There was plenty to trumpet – the €11 billion budget saw money being channelled from a bulging exchequer (thanks largely to bumper corporation tax receipts) to people at all income levels, a process which continues with weekly reminders from the Government about its munificence – on Thursday, it was Minister for Higher Education Simon Harris signing off on a nearly €700 early Christmas present for recipients of third-level grants. On Friday it was Heather Humphreys announcing that her department would help pay the electricity bills of parish halls and community centres across the country. There’s plenty more where that came from.

But the Government’s resources are not unlimited. And with the economy slowing – perhaps actually entering recession – the forces of fiscal gravity will reassert themselves at some point. They always do. Throwing money at problems won’t be possible forever. The Government, led by Varadkar, may face tougher budgetary choices than those faced by Micheál Martin’s Cabinet. It’s easy to imagine tensions between the taoiseach’s office and the more cautious instincts of Paschal Donohoe and Michael McGrath in the departments of public expenditure and finance.

Despite the outbreak of optimism in Fine Gael, Varadkar will be leading a government that faces very significant challenges – not least in housing, but also in managing the refugee crisis, the cost of living and the wobbles in the tech sector that are causing mandarins in the Department of Finance to look nervously at their revenues from corporation tax.

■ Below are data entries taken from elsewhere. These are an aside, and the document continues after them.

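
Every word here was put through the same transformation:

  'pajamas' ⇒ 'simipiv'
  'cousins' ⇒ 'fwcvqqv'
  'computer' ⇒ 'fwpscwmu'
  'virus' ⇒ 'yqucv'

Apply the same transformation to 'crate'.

fuiwm

The shift depends on letter class: consonant p→s is +3, but vowel a→i is +8. Two shifts are in play — +8 for a/e/i/o/u, +3 for every other letter.
Applying it to crate: c(cons)+3=f, r(cons)+3=u, a(vowel)+8=i, t(cons)+3=w, e(vowel)+8=m.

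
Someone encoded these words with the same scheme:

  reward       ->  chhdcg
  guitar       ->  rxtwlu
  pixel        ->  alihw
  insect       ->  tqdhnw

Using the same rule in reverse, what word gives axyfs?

punch

A repeating key of period 2 is used — shifts +11, +3 over and over.
Undoing it on axyfs: a−11=p, x−3=u, y−11=n, f−3=c, s−11=h.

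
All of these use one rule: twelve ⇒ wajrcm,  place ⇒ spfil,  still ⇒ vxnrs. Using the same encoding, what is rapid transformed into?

In twelve: t→w is +3, w→a is +4, e→j is +5, l→r is +6 — the shift increases by 1 each position. Each letter shifts forward by (position + 3), i.e. 3, 4, 5, … — the shift grows by one for each successive letter.
For rapid: r+3=u, a+4=e, p+5=u, i+6=o, d+7=k.

ueuok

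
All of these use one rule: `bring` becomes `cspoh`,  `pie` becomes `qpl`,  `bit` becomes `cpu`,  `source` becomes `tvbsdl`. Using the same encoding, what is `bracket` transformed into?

cshdllu

Two shifts are in play — +7 for a/e/i/o/u, +1 for every other letter.
Applying it to bracket: b(cons)+1=c, r(cons)+1=s, a(vowel)+7=h, c(cons)+1=d, k(cons)+1=l, e(vowel)+7=l, t(cons)+1=u.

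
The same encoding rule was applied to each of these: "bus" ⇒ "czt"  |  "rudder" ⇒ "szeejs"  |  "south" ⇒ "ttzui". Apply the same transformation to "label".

The shift depends on letter class: consonant b→c is +1, but vowel u→z is +5. Two shifts are in play — +5 for a/e/i/o/u, +1 for every other letter.
On label: l(cons)+1=m, a(vowel)+5=f, b(cons)+1=c, e(vowel)+5=j, l(cons)+1=m.

mfcjm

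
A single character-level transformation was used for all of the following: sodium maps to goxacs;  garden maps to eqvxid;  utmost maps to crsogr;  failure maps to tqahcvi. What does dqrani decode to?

s(18)→g(6) and o(14)→o(14) fit y≡11x+16 (mod 26); the inverse of 11 mod 26 is 19. This is an affine cipher: with a=0,…,z=25, each position x becomes (11x+16) mod 26.
Undoing it on dqrani: d(3)→19·(3−16)≡13=n; q(16)→19·(16−16)≡0=a; r(17)→19·(17−16)≡19=t; a(0)→19·(0−16)≡8=i; n(13)→19·(13−16)≡21=v; i(8)→19·(8−16)≡4=e (all mod 26).

native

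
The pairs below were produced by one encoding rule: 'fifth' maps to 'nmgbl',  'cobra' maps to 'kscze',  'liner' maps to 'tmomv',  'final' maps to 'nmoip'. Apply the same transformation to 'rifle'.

zmgti

Shifts by position in fifth: pos 0: f→n (+8), pos 1: i→m (+4), pos 2: f→g (+1), pos 3: t→b (+8), pos 4: h→l (+4) — repeating every 3. The shifts repeat in a cycle of length 3: positions 0,1,… shift by +8, +4, +1, then the pattern repeats.
For rifle: r+8=z, i+4=m, f+1=g, l+8=t, e+4=i.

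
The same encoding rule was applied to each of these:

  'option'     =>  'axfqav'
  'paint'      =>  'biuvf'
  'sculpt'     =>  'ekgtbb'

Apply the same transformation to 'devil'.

pmhqx

Shifts by position in option: pos 0: o→a (+12), pos 1: p→x (+8), pos 2: t→f (+12), pos 3: i→q (+8) — repeating every 2. The shifts repeat in a cycle of length 2: positions 0,1,… shift by +12, +8, then the pattern repeats.
For devil: d+12=p, e+8=m, v+12=h, i+8=q, l+12=x.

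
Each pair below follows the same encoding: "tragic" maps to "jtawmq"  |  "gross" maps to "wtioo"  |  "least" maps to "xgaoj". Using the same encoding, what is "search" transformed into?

ogatqr

t(19)→j(9) and r(17)→t(19) fit y≡21x+0 (mod 26); the inverse of 21 mod 26 is 5. This is an affine cipher: with a=0,…,z=25, each position x becomes (21x+0) mod 26.
On search: s(18)→21·18+0≡14=o; e(4)→21·4+0≡6=g; a(0)→21·0+0≡0=a; r(17)→21·17+0≡19=t; c(2)→21·2+0≡16=q; h(7)→21·7+0≡17=r (all mod 26).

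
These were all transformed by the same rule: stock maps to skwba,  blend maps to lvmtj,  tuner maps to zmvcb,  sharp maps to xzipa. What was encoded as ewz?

The output letters match the input read backwards, each shifted +8: stock reversed is kcots. The word is reversed, then every letter is shifted forward by 8.
Undoing it on ewz: shift back: e−8=w, w−8=o, z−8=r → wor; then reverse → row.

row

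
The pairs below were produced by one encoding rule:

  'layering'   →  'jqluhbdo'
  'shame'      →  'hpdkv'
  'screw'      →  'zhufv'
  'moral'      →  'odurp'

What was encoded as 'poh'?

elm

The output letters match the input read backwards, each shifted +3: layering reversed is gnireyal. The word is reversed, then every letter is shifted forward by 3.
Decoding poh: shift back: p−3=m, o−3=l, h−3=e → mle; then reverse → elm.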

Varadkar will also have to maintain the unity of ogvernment as a general election approaches and the two big parties of the Coalition prepare to fight each other for votes. That is a prospect causing some considerable unease in Fianna Fáil – and also in his own party, if the truth be told. It may very well be an impossible task. But as taoiseach, it will fall to Varadkar.

“We like to think we’re the party that Ireland turns to in a crisis,” says one Minister. This is the sort of things that goes down well at Fine Gael meetings, but not so well with the public. His own party will cheer him this weekend no matter what he says. But Varadkar’s challenge tomorrow, and for the next two years, will be to speak to the latter group.